Standing Desks Can Ruin Your Productivity, Thanks To A Powerful Evolutionary Trait

The upright position turns workers into lightning rods for empathy and distractions

As workers have become more tethered to their computers and desks, ergonomists have repeatedly warned that stationary, repetitive action can be bad for our physical health and emotional well-being. In the wake of these repeated warnings, many of us have found variations on standing desks popping up around offices.

The logic behind them is simple and sound enough. Rather than spending your whole day sitting and compressed, you can raise your computer or work surface up to standing height, relieving the strains of sitting, getting you up on your feet. Much has been made about how the shift from sitting to standing can improve your focus, either from the benefits of standing and engaging your body, or possibly just from the gentle “shock” your body gets from changing positions to keep alert.

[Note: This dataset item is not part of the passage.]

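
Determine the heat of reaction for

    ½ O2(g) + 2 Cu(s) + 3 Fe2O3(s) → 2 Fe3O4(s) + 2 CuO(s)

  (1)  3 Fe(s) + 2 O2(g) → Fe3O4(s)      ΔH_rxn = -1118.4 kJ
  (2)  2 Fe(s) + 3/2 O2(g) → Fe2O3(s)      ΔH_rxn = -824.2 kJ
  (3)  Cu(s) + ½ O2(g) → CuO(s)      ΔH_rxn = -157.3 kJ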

While few will argue with the health benefits of switching things up to battle lethargy and even obesity, the relationship between our attention span and standing desks is one that’s much harder to parse, all thanks to evolution.

As humans evolved into the social beings of today, we developed an incredibly keen sense of empathy. The degree to which we are attuned to empathy varies, depending on the circumstances and the setting. For instance, walking down a crowded street full of strangers, we dial down our recognition and responses to other people.

However, in more comfortable and familiar settings, we dial the empathy up. Empathy can certainly be a virtue, but it’s also one of the biggest distractions a person can encounter. When a worker is seated in a cubicle—face buried in a screen or in documents—the empathy level at play is moot, since you’re largely insulated from stimuli and other people.

A standing desk strips any insulation you may have, turning you into a figurative antenna for everything that goes on around you. Your width and depth of vision increase exponentially (whether you realize it or not), and your empathy meter kicks back in, compelling you to take in and process the various emotions and goings-on around you.

A degree of stimulation and empathy can keep a worker alert and energized, but taking in the micro expressions of an entire office, you’re likely to shift focus time and again. “There’s a reason cubicle partitions exist, as they literally embody an emotive wall, blocking you from your colleagues’ emotional displays and subsequent distraction,” psychologist Mary Lamia told Quartz.

Fortunately, even though standing desks tear down your innate empathic wall, you can build it back up easily enough. You can create physical barriers that narrow your field of vision. Yup, you can use cubicle walls to effectively act like horse blinders to ensure your attention doesn’t stray from the task at hand. Failing that, you can move to a more remote section of an office, or just face a wall or a window.

The science shows that standing desks are, in general, good for you, but that doesn’t mean they don’t create their own set of problems. In addition to the hindrances on focus, they’ve also turned into a running punchline about the petty smugness that can manifest in the office. Turning toward a wall might not keep people from snickering, but it might keep you from realizing they are, which could help your focus.